All SURS annuitants who are enrolled in Medicare Parts A&B (and SURS annuitants with Medicare enrolled dependents) will be required to enroll in a Medicare Advantage plan if they want to be covered by the SURS health insurance.  These plans include prescription drug coverage (MA-PD plans; MA equals Medicare Advantage, including Part A and Part B coverage; PD equals Prescription Drug), so you do NOT have to enroll in a Medicare Part D plan.

Caution! Be careful when enrolling as you may also be receiving mailed offers from private Medigap insurance companies.  These options do not qualify for State coverage.  To enroll in the state plan, your forms must have the “Total Retiree Advantage Illinois” logo (Your TRAIL to Better Health).  Here is the logo:



Vision, dental and life insurance benefit plans are not changing, but you must enroll in one of the State-sponsored plans to continue access to existing vision coverage.  Life insurance and dental, if elected, continue automatically.

Carle Patients: It appears that if you want to stay with Carle doctors, you need to choose the UnitedHealthcare PPO.

The Coventry Advantra website will be available on November 1st.  At that time, you can look there for their providers in Champaign County.

Other Notes:

For community college retirees, you are in the College Insurance Program (CIP); if your SURS is from a State University or State of Illinois Department, you are in the State Insurance Program.  This is important, because prices are different for each program.

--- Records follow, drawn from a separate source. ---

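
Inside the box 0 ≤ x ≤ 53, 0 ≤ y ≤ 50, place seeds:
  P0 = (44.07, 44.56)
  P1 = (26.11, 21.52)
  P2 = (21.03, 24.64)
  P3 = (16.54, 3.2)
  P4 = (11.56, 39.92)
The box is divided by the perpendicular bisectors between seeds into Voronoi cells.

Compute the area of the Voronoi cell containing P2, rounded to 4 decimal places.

1. box [0,53]×[0,50]: [(0, 0) (53, 0) (53, 50) (0, 50)]
2. ⊥bis P2·P0 via (32.55,34.6): [(0, 0) (53, 0) (53, 10.947) (19.2354, 50) (0, 50)]  |A|=1990.6957
3. ⊥bis P2·P1 via (23.57,23.08): [(0, 0) (9.3949, 0) (31.4364, 35.8881) (19.2354, 50) (0, 50)]  |A|=1090.2157
4. ⊥bis P2·P3 via (18.785,13.92): [(0, 17.854) (18.04, 14.076) (31.4364, 35.8881) (19.2354, 50) (0, 50)]  |A|=863.0515
5. ⊥bis P2·P4 via (16.295,32.28): [(0, 22.1809) (0, 17.854) (18.04, 14.076) (31.4364, 35.8881) (28.1848, 39.6489)]  |A|=371.46
6. canonical 5-gon: [(0, 22.1809) (0, 17.854) (18.04, 14.076) (31.4364, 35.8881) (28.1848, 39.6489)]
7. shoelace: 371.46

Area of P2's cell: 371.4600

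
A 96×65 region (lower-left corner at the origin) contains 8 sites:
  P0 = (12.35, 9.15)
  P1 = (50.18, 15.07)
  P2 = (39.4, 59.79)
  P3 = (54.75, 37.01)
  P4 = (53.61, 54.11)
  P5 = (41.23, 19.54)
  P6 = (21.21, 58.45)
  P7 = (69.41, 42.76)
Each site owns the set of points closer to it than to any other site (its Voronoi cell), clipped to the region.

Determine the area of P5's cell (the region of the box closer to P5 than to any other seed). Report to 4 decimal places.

Area of P5's cell: 674.9373

1. box [0,96]×[0,65]: [(0, 0) (96, 0) (96, 65) (0, 65)]
2. ⊥bis P5·P0 via (26.79,14.345): [(31.9508, 0) (96, 0) (96, 65) (8.5661, 65)]  |A|=4923.1991
3. ⊥bis P5·P1 via (45.705,17.305): [(31.9508, 0) (37.0622, 0) (69.5259, 65) (8.5661, 65)]  |A|=2147.3099
4. ⊥bis P5·P2 via (40.315,39.665): [(18.045, 38.6525) (31.9508, 0) (37.0622, 0) (57.2572, 40.4353)]  |A|=873.5593
5. ⊥bis P5·P3 via (47.99,28.275): [(33.6631, 39.3626) (18.045, 38.6525) (31.9508, 0) (37.0622, 0) (50.2935, 26.4923)]  |A|=712.8081
6. ⊥bis P5·P4 via (47.42,36.825): [(33.6631, 39.3626) (18.045, 38.6525) (31.9508, 0) (37.0622, 0) (50.2935, 26.4923)]  |A|=712.8081
7. ⊥bis P5·P6 via (31.22,38.995): [(33.6631, 39.3626) (31.7668, 39.2763) (19.9989, 33.2215) (31.9508, 0) (37.0622, 0) (50.2935, 26.4923)]  |A|=674.9373
8. ⊥bis P5·P7 via (55.32,31.15): [(33.6631, 39.3626) (31.7668, 39.2763) (19.9989, 33.2215) (31.9508, 0) (37.0622, 0) (50.2935, 26.4923)]  |A|=674.9373
9. canonical 6-gon: [(33.6631, 39.3626) (31.7668, 39.2763) (19.9989, 33.2215) (31.9508, 0) (37.0622, 0) (50.2935, 26.4923)]
10. shoelace: 674.9373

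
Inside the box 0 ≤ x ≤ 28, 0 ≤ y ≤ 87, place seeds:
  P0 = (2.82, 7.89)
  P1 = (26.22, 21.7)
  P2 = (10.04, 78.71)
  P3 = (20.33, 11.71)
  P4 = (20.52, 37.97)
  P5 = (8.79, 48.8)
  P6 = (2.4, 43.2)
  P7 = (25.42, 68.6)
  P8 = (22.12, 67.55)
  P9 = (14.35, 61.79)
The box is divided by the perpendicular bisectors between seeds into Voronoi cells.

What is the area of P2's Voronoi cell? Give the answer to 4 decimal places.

Area of P2's cell: 362.3337

1. box [0,28]×[0,87]: [(0, 0) (28, 0) (28, 87) (0, 87)]
2. ⊥bis P2·P0 via (6.43,43.3): [(0, 43.9555) (28, 41.101) (28, 87) (0, 87)]  |A|=1245.209
3. ⊥bis P2·P1 via (18.13,50.205): [(0, 45.0595) (28, 53.0062) (28, 87) (0, 87)]  |A|=1063.0798
4. ⊥bis P2·P3 via (15.185,45.21): [(0, 45.0595) (28, 53.0062) (28, 87) (0, 87)]  |A|=1063.0798
5. ⊥bis P2·P4 via (15.28,58.34): [(0, 54.4094) (28, 61.6121) (28, 87) (0, 87)]  |A|=811.6995
6. ⊥bis P2·P5 via (9.415,63.755): [(0, 64.1485) (28, 62.9783) (28, 87) (0, 87)]  |A|=656.2253
7. ⊥bis P2·P6 via (6.22,60.955): [(0, 64.1485) (28, 62.9783) (28, 87) (0, 87)]  |A|=656.2253
8. ⊥bis P2·P7 via (17.73,73.655): [(0, 64.1485) (11.1739, 63.6815) (26.5023, 87) (0, 87)]  |A|=436.6679
9. ⊥bis P2·P8 via (16.08,73.13): [(0, 64.1485) (7.4932, 63.8353) (20.6036, 78.0265) (26.5023, 87) (0, 87)]  |A|=409.5424
10. ⊥bis P2·P9 via (12.195,70.25): [(0, 67.1436) (13.7961, 70.6579) (20.6036, 78.0265) (26.5023, 87) (0, 87)]  |A|=362.3337
11. canonical 5-gon: [(0, 67.1436) (13.7961, 70.6579) (20.6036, 78.0265) (26.5023, 87) (0, 87)]
12. shoelace: 362.3337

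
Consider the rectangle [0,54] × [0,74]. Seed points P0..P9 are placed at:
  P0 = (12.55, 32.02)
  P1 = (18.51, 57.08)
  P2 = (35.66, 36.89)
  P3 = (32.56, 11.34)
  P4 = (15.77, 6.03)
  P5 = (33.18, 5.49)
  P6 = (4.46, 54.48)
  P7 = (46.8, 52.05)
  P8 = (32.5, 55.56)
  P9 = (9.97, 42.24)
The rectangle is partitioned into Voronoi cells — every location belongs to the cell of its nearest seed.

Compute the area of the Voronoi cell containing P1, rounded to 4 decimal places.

Area of P1's cell: 412.1883

1. box [0,54]×[0,74]: [(0, 0) (54, 0) (54, 74) (0, 74)]
2. ⊥bis P1·P0 via (15.53,44.55): [(0, 48.2435) (54, 35.4007) (54, 74) (0, 74)]  |A|=1737.6067
3. ⊥bis P1·P2 via (27.085,46.985): [(0, 48.2435) (22.3179, 42.9356) (54, 69.8474) (54, 74) (0, 74)]  |A|=1191.934
4. ⊥bis P1·P3 via (25.535,34.21): [(0, 48.2435) (22.3179, 42.9356) (54, 69.8474) (54, 74) (0, 74)]  |A|=1191.934
5. ⊥bis P1·P4 via (17.14,31.555): [(0, 48.2435) (22.3179, 42.9356) (54, 69.8474) (54, 74) (0, 74)]  |A|=1191.934
6. ⊥bis P1·P5 via (25.845,31.285): [(0, 48.2435) (22.3179, 42.9356) (54, 69.8474) (54, 74) (0, 74)]  |A|=1191.934
7. ⊥bis P1·P6 via (11.485,55.78): [(13.4726, 45.0393) (22.3179, 42.9356) (54, 69.8474) (54, 74) (8.1133, 74)]  |A|=900.9466
8. ⊥bis P1·P7 via (32.655,54.565): [(13.4726, 45.0393) (22.3179, 42.9356) (32.0584, 51.2096) (36.1106, 74) (8.1133, 74)]  |A|=651.5354
9. ⊥bis P1·P8 via (25.505,56.32): [(13.4726, 45.0393) (22.3179, 42.9356) (24.227, 44.5573) (27.4259, 74) (8.1133, 74)]  |A|=447.9231
10. ⊥bis P1·P9 via (14.24,49.66): [(12.4242, 50.705) (23.7746, 44.1731) (24.227, 44.5573) (27.4259, 74) (8.1133, 74)]  |A|=412.1883
11. canonical 5-gon: [(12.4242, 50.705) (23.7746, 44.1731) (24.227, 44.5573) (27.4259, 74) (8.1133, 74)]
12. shoelace: 412.1883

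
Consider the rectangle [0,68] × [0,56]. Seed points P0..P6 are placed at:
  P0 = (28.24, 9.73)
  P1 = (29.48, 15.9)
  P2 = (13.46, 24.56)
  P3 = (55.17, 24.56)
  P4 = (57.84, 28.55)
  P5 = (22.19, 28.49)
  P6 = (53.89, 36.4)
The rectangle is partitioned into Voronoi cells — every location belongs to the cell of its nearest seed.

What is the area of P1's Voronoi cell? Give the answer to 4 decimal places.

1. box [0,68]×[0,56]: [(0, 0) (68, 0) (68, 56) (0, 56)]
2. ⊥bis P1·P0 via (28.86,12.815): [(0, 18.6151) (68, 4.9489) (68, 56) (0, 56)]  |A|=3006.8239
3. ⊥bis P1·P2 via (21.47,20.23): [(18.5786, 14.8813) (68, 4.9489) (68, 56) (40.8063, 56)]  |A|=1820.5913
4. ⊥bis P1·P3 via (42.325,20.23): [(34.315, 43.9918) (18.5786, 14.8813) (45.9847, 9.3734)]  |A|=442.2395
5. ⊥bis P1·P4 via (43.66,22.225): [(35.4414, 40.6502) (34.1155, 43.6227) (18.5786, 14.8813) (45.9847, 9.3734)]  |A|=441.6984
6. ⊥bis P1·P5 via (25.835,22.195): [(39.0778, 29.863) (21.0274, 19.4113) (18.5786, 14.8813) (45.9847, 9.3734)]  |A|=289.8351
7. ⊥bis P1·P6 via (41.685,26.15): [(39.4204, 28.8465) (38.734, 29.6639) (21.0274, 19.4113) (18.5786, 14.8813) (45.9847, 9.3734)]  |A|=289.6263
8. canonical 5-gon: [(39.4204, 28.8465) (38.734, 29.6639) (21.0274, 19.4113) (18.5786, 14.8813) (45.9847, 9.3734)]
9. shoelace: 289.6263

Area of P1's cell: 289.6263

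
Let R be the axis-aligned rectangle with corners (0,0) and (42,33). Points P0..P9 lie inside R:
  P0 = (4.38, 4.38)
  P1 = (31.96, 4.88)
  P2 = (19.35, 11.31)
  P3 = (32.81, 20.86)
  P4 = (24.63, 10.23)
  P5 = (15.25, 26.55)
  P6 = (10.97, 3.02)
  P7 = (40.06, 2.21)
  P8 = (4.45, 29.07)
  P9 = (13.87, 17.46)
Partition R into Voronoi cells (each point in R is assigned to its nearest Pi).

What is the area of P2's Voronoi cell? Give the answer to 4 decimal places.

1. box [0,42]×[0,33]: [(0, 0) (42, 0) (42, 33) (0, 33)]
2. ⊥bis P2·P0 via (11.865,7.845): [(15.4967, 0) (42, 0) (42, 33) (0.2201, 33)]  |A|=1126.6736
3. ⊥bis P2·P1 via (25.655,8.095): [(15.4967, 0) (21.5273, 0) (38.3544, 33) (0.2201, 33)]  |A|=728.7205
4. ⊥bis P2·P3 via (26.08,16.085): [(15.4967, 0) (21.5273, 0) (28.2033, 13.0924) (14.0786, 33) (0.2201, 33)]  |A|=487.0851
5. ⊥bis P2·P4 via (21.99,10.77): [(15.4967, 0) (19.787, 0) (23.7491, 19.3702) (14.0786, 33) (0.2201, 33)]  |A|=420.1182
6. ⊥bis P2·P5 via (17.3,18.93): [(7.9037, 16.4021) (15.4967, 0) (19.787, 0) (23.7491, 19.3702) (22.9777, 20.4575)]  |A|=192.5295
7. ⊥bis P2·P6 via (15.16,7.165): [(7.9037, 16.4021) (9.5586, 12.8272) (20.2087, 2.0615) (23.7491, 19.3702) (22.9777, 20.4575)]  |A|=151.7654
8. ⊥bis P2·P7 via (29.705,6.76): [(7.9037, 16.4021) (9.5586, 12.8272) (20.2087, 2.0615) (23.7491, 19.3702) (22.9777, 20.4575)]  |A|=151.7654
9. ⊥bis P2·P8 via (11.9,20.19): [(7.9037, 16.4021) (9.5586, 12.8272) (20.2087, 2.0615) (23.7491, 19.3702) (22.9777, 20.4575)]  |A|=151.7654
10. ⊥bis P2·P9 via (16.61,14.385): [(12.0432, 10.3157) (20.2087, 2.0615) (23.7491, 19.3702) (23.1509, 20.2133)]  |A|=92.9224
11. canonical 4-gon: [(12.0432, 10.3157) (20.2087, 2.0615) (23.7491, 19.3702) (23.1509, 20.2133)]
12. shoelace: 92.9224

Area of P2's cell: 92.9224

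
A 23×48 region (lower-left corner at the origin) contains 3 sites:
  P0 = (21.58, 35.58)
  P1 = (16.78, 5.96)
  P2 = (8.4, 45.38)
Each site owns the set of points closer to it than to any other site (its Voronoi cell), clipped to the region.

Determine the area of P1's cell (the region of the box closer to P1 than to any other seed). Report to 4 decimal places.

1. box [0,23]×[0,48]: [(0, 0) (23, 0) (23, 48) (0, 48)]
2. ⊥bis P1·P0 via (19.18,20.77): [(0, 23.8782) (0, 0) (23, 0) (23, 20.151)]  |A|=506.335
3. ⊥bis P1·P2 via (12.59,25.67): [(2.3612, 23.4955) (0, 22.9936) (0, 0) (23, 0) (23, 20.151)]  |A|=505.2907
4. canonical 5-gon: [(2.3612, 23.4955) (0, 22.9936) (0, 0) (23, 0) (23, 20.151)]
5. shoelace: 505.2907

Area of P1's cell: 505.2907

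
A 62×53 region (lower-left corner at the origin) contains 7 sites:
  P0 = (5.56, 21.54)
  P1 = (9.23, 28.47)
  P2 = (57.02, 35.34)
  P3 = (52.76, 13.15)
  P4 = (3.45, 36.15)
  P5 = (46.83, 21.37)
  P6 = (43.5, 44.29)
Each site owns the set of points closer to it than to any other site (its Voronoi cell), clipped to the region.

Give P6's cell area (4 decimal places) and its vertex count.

Area of P6's cell: 594.9964 (5 vertices)

1. box [0,62]×[0,53]: [(0, 0) (62, 0) (62, 53) (0, 53)]
2. ⊥bis P6·P0 via (24.53,32.915): [(44.2669, 0) (62, 0) (62, 53) (12.4864, 53)]  |A|=1782.0385
3. ⊥bis P6·P1 via (26.365,36.38): [(39.4533, 8.0275) (44.2669, 0) (62, 0) (62, 53) (18.6927, 53)]  |A|=1642.4815
4. ⊥bis P6·P2 via (50.26,39.815): [(35.2479, 17.1375) (58.9882, 53) (18.6927, 53)]  |A|=722.5489
5. ⊥bis P6·P3 via (48.13,28.72): [(32.1014, 23.9536) (41.6372, 26.7893) (58.9882, 53) (18.6927, 53)]  |A|=685.589
6. ⊥bis P6·P4 via (23.475,40.22): [(22.5961, 44.5444) (32.1014, 23.9536) (41.6372, 26.7893) (58.9882, 53) (20.8775, 53)]  |A|=676.3522
7. ⊥bis P6·P5 via (45.165,32.83): [(22.5961, 44.5444) (29.0824, 30.4934) (45.6862, 32.9057) (58.9882, 53) (20.8775, 53)]  |A|=594.9964
8. canonical 5-gon: [(22.5961, 44.5444) (29.0824, 30.4934) (45.6862, 32.9057) (58.9882, 53) (20.8775, 53)]
9. shoelace: 594.9964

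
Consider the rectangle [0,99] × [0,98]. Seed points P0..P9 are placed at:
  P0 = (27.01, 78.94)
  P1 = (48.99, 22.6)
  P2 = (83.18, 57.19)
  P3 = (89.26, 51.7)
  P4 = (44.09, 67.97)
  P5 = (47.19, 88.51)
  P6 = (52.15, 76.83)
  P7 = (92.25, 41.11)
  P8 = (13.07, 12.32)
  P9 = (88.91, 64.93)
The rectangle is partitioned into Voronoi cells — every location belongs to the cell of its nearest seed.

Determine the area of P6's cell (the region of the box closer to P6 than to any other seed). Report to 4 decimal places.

1. box [0,99]×[0,98]: [(0, 0) (99, 0) (99, 98) (0, 98)]
2. ⊥bis P6·P0 via (39.58,77.885): [(33.0431, 0) (99, 0) (99, 98) (41.2683, 98)]  |A|=6060.7431
3. ⊥bis P6·P1 via (50.57,49.715): [(37.2807, 50.4894) (99, 46.893) (99, 98) (41.2683, 98)]  |A|=2948.5813
4. ⊥bis P6·P2 via (67.665,67.01): [(37.2807, 50.4894) (56.4997, 49.3695) (87.2797, 98) (41.2683, 98)]  |A|=1577.5661
5. ⊥bis P6·P3 via (70.705,64.265): [(37.2807, 50.4894) (56.4997, 49.3695) (87.2797, 98) (41.2683, 98)]  |A|=1577.5661
6. ⊥bis P6·P4 via (48.12,72.4): [(39.7581, 80.0069) (62.6883, 59.1471) (87.2797, 98) (41.2683, 98)]  |A|=1115.8821
7. ⊥bis P6·P5 via (49.67,82.67): [(40.9167, 78.9529) (62.6883, 59.1471) (87.2797, 98) (85.7697, 98)]  |A|=680.8499
8. ⊥bis P6·P7 via (72.2,58.97): [(40.9167, 78.9529) (62.6883, 59.1471) (87.2797, 98) (85.7697, 98)]  |A|=680.8499
9. ⊥bis P6·P8 via (32.61,44.575): [(40.9167, 78.9529) (62.6883, 59.1471) (87.2797, 98) (85.7697, 98)]  |A|=680.8499
10. ⊥bis P6·P9 via (70.53,70.88): [(78.2797, 94.8193) (40.9167, 78.9529) (62.6883, 59.1471) (70.965, 72.2239)]  |A|=588.4016
11. canonical 4-gon: [(78.2797, 94.8193) (40.9167, 78.9529) (62.6883, 59.1471) (70.965, 72.2239)]
12. shoelace: 588.4016

Area of P6's cell: 588.4016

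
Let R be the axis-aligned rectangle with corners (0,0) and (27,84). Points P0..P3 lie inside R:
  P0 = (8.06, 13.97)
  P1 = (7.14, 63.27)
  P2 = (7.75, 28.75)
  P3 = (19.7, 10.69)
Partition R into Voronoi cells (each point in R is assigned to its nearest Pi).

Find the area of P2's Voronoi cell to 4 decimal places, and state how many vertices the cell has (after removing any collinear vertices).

1. box [0,27]×[0,84]: [(0, 0) (27, 0) (27, 84) (0, 84)]
2. ⊥bis P2·P0 via (7.905,21.36): [(0, 21.1942) (27, 21.7605) (27, 84) (0, 84)]  |A|=1688.1115
3. ⊥bis P2·P1 via (7.445,46.01): [(0, 45.8784) (0, 21.1942) (27, 21.7605) (27, 46.3556)]  |A|=665.2704
4. ⊥bis P2·P3 via (13.725,19.72): [(0, 45.8784) (0, 21.1942) (16.4752, 21.5398) (27, 28.5038) (27, 46.3556)]  |A|=629.7842
5. canonical 5-gon: [(0, 45.8784) (0, 21.1942) (16.4752, 21.5398) (27, 28.5038) (27, 46.3556)]
6. shoelace: 629.7842

Area of P2's cell: 629.7842 (5 vertices)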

You could opt-out of state coverage and shop for an individual Medigap or Medicare Advantage coverage policy.  You would lose any subsidy from SURS state coverage if you make this election.  This could make sense if (1) premiums on a private policy are smaller than your 2014 2% of pension contribution (those with large pensions) or (2) you would rather pay a higher premium and continue on a Health Alliance Medicare plan.

If you are in the State Insurance program and you opt-out, you would have the option to enroll in the State-sponsored plan during the next open enrollment with coverage beginning January 2015.

If you are in the College Insurance program (CIP), opt-out provisions are different; you would want to verify them with CMS.